Sam hesitated. “I—why, I suppose—I——” Then he had an inspiration. “Look here, Lon! What’s your advice?”
“Stick to it!” said Lon emphatically. “Hold your crowd up to the mark. You’re right; the other feller’s wrong. He’s bound to lose in the end. If things didn’t work out that way in the long run, this old world would ’a’ needed a ‘Tenants wanted’ sign back in the time o’ the cave-men. Fight it out, Sam; fight it out, if it takes all summer!”
“Looks as if it might,” Sam confessed.
Lon dropped a hand on his shoulder. “You stand to your guns, sonny! And you make your club stand to theirs. Find something to amuse ’em, something outdoors. I’m great on the open-air treatment.... Let’s see! If ’twas vacation, I’d say, go campin’. But, say! you can work a scheme sorter in that line, anyhow. Why don’t you turn to and build a shack in the woods near town? Oughtn’t to be too close—let ’em have plenty of exercise, travelin’ back and forth.”
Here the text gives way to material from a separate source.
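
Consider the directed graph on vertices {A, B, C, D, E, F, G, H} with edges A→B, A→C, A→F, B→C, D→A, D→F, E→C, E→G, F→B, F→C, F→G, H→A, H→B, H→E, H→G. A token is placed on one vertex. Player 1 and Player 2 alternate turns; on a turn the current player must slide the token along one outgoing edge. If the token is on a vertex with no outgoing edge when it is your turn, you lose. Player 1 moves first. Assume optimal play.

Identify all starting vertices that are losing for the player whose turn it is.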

Sam meditated briefly. “I—well, I do know of that cracking place—out by the lake. It’s pretty far, though.”
“That’s no objection—not for your purpose. Every time you walk ’em a mile, there’s fifteen or twenty minutes used up that won’t be put into mopin’. Get the idea?”
“Yes,” said Sam, “I do.”
“’Tain’t the wust I ever offered you, son.”
“The more I think of it, the better I like it,” said Sam; and departed to offer Lon’s suggestion to the other members of the club.
The Trojan received it with indifference. “I don’t care—I’m just a passenger,” he declared. Orkney at once said yes, and said it heartily. Herman Boyd was ready for anything. The Shark had no objections to interpose. Then Sam sought out Poke, and found him in his barn, with Step bearing him company.